- Born: Kenya
- Citizenship: Kenya
- Education: Embry-Riddle Aeronautical University
- Occupations: Aircraft maintenance engineer, corporate executive
- Years active: 2010–present
- Title: Designated Director General of Kenya Civil Aviation Authority

= Emile Nguza Arao =

Kenyan aviator and corporate executive

Emile Nguza Arao is a Kenyan aircraft maintenance engineer and corporate executive, who was appointed as the next executive director of the Kenya Civil Aviation Authority (KCAA), effective 22 April 2022. He was to be based in Nairobi, Kenya.
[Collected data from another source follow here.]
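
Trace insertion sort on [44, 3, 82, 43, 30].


Initial: [44, 3, 82, 43, 30]
Insert 3: [3, 44, 82, 43, 30]
Insert 82: [3, 44, 82, 43, 30]
Insert 43: [3, 43, 44, 82, 30]
Insert 30: [3, 30, 43, 44, 82]

Sorted: [3, 30, 43, 44, 82]


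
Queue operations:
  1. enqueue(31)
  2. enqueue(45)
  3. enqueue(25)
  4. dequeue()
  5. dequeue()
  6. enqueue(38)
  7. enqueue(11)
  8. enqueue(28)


enqueue(31) -> [31]
enqueue(45) -> [31, 45]
enqueue(25) -> [31, 45, 25]
dequeue()->31, [45, 25]
dequeue()->45, [25]
enqueue(38) -> [25, 38]
enqueue(11) -> [25, 38, 11]
enqueue(28) -> [25, 38, 11, 28]

Final queue: [25, 38, 11, 28]


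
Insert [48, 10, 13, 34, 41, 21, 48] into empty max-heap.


Insert 48: [48]
Insert 10: [48, 10]
Insert 13: [48, 10, 13]
Insert 34: [48, 34, 13, 10]
Insert 41: [48, 41, 13, 10, 34]
Insert 21: [48, 41, 21, 10, 34, 13]
Insert 48: [48, 41, 48, 10, 34, 13, 21]

Final heap: [48, 41, 48, 10, 34, 13, 21]


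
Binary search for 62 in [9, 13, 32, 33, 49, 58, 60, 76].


Step 1: lo=0, hi=7, mid=3, val=33
Step 2: lo=4, hi=7, mid=5, val=58
Step 3: lo=6, hi=7, mid=6, val=60
Step 4: lo=7, hi=7, mid=7, val=76

Not found


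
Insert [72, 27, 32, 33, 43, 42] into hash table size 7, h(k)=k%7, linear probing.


Insert 72: h=2 -> slot 2
Insert 27: h=6 -> slot 6
Insert 32: h=4 -> slot 4
Insert 33: h=5 -> slot 5
Insert 43: h=1 -> slot 1
Insert 42: h=0 -> slot 0

Table: [42, 43, 72, None, 32, 33, 27]


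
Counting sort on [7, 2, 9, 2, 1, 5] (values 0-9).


Input: [7, 2, 9, 2, 1, 5]
Counts: [0, 1, 2, 0, 0, 1, 0, 1, 0, 1]

Sorted: [1, 2, 2, 5, 7, 9]


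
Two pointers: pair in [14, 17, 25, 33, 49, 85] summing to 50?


lo=0(14)+hi=5(85)=99
lo=0(14)+hi=4(49)=63
lo=0(14)+hi=3(33)=47
lo=1(17)+hi=3(33)=50

Yes: 17+33=50


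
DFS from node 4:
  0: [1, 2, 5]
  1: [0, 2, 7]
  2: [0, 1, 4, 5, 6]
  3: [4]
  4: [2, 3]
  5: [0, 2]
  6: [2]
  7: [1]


Visit 4, push [3, 2]
Visit 2, push [6, 5, 1, 0]
Visit 0, push [5, 1]
Visit 1, push [7]
Visit 7, push []
Visit 5, push []
Visit 6, push []
Visit 3, push []

DFS order: [4, 2, 0, 1, 7, 5, 6, 3]


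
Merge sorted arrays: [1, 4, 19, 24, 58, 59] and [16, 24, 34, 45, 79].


Take 1 from A
Take 4 from A
Take 16 from B
Take 19 from A
Take 24 from A
Take 24 from B
Take 34 from B
Take 45 from B
Take 58 from A
Take 59 from A

Merged: [1, 4, 16, 19, 24, 24, 34, 45, 58, 59, 79]


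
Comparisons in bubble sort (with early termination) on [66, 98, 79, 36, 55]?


Algorithm: bubble sort (with early termination)
Input: [66, 98, 79, 36, 55]
Sorted: [36, 55, 66, 79, 98]

10


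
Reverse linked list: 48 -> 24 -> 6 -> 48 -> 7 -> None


Step 1: curr=48, set curr.next=prev(None) | reversed so far: 48
Step 2: curr=24, set curr.next=prev(48) | reversed so far: 24 -> 48
Step 3: curr=6, set curr.next=prev(24) | reversed so far: 6 -> 24 -> 48
Step 4: curr=48, set curr.next=prev(6) | reversed so far: 48 -> 6 -> 24 -> 48
Step 5: curr=7, set curr.next=prev(48) | reversed so far: 7 -> 48 -> 6 -> 24 -> 48

7 -> 48 -> 6 -> 24 -> 48 -> None


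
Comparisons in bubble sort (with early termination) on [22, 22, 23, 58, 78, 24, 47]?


Algorithm: bubble sort (with early termination)
Input: [22, 22, 23, 58, 78, 24, 47]
Sorted: [22, 22, 23, 24, 47, 58, 78]

15


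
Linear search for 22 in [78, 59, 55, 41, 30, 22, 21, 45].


i=0: 78!=22
i=1: 59!=22
i=2: 55!=22
i=3: 41!=22
i=4: 30!=22
i=5: 22==22 found!

Found at 5, 6 comps


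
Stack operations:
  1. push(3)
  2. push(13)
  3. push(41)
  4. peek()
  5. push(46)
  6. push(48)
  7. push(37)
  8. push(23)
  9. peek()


push(3) -> [3]
push(13) -> [3, 13]
push(41) -> [3, 13, 41]
peek()->41
push(46) -> [3, 13, 41, 46]
push(48) -> [3, 13, 41, 46, 48]
push(37) -> [3, 13, 41, 46, 48, 37]
push(23) -> [3, 13, 41, 46, 48, 37, 23]
peek()->23

Final stack: [3, 13, 41, 46, 48, 37, 23]


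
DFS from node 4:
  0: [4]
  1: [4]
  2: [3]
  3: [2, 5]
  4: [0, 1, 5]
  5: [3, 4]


Visit 4, push [5, 1, 0]
Visit 0, push []
Visit 1, push []
Visit 5, push [3]
Visit 3, push [2]
Visit 2, push []

DFS order: [4, 0, 1, 5, 3, 2]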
Before that, from 20 October 2018 until 22 April 2022, he served as the executive director of the East African Civil Aviation Safety and Security Oversight Agency (EAC-Cassoa), based in Entebbe, Uganda.

==Background and education==
Arao is Kenyan by birth. He attended local elementary and secondary schools. He holds a Bachelor of Science degree in aircraft engineering technology, awarded by Embry-Riddle Aeronautical University, in Daytona Beach, Florida, United States. His degree of Master of Business Administration, with a focus on aviation systems management, was also awarded by Embry-Riddle University.

==Career==
Arao is described as a "highly talented and accomplished aviation professional" by James Macharia, his appointing authority and line cabinet minister.

Arao spent the years before the KCAA docket, as the head of the EAC-Cassoa, an institution of the East African Community. Before his appointment as the executive director of EAC-Cassoa, he was the deputy director of that institution.

At KCAA, Arao replaced Gilbert Kibe, who had served two consecutive three-year terms at the head of the government-owned institution.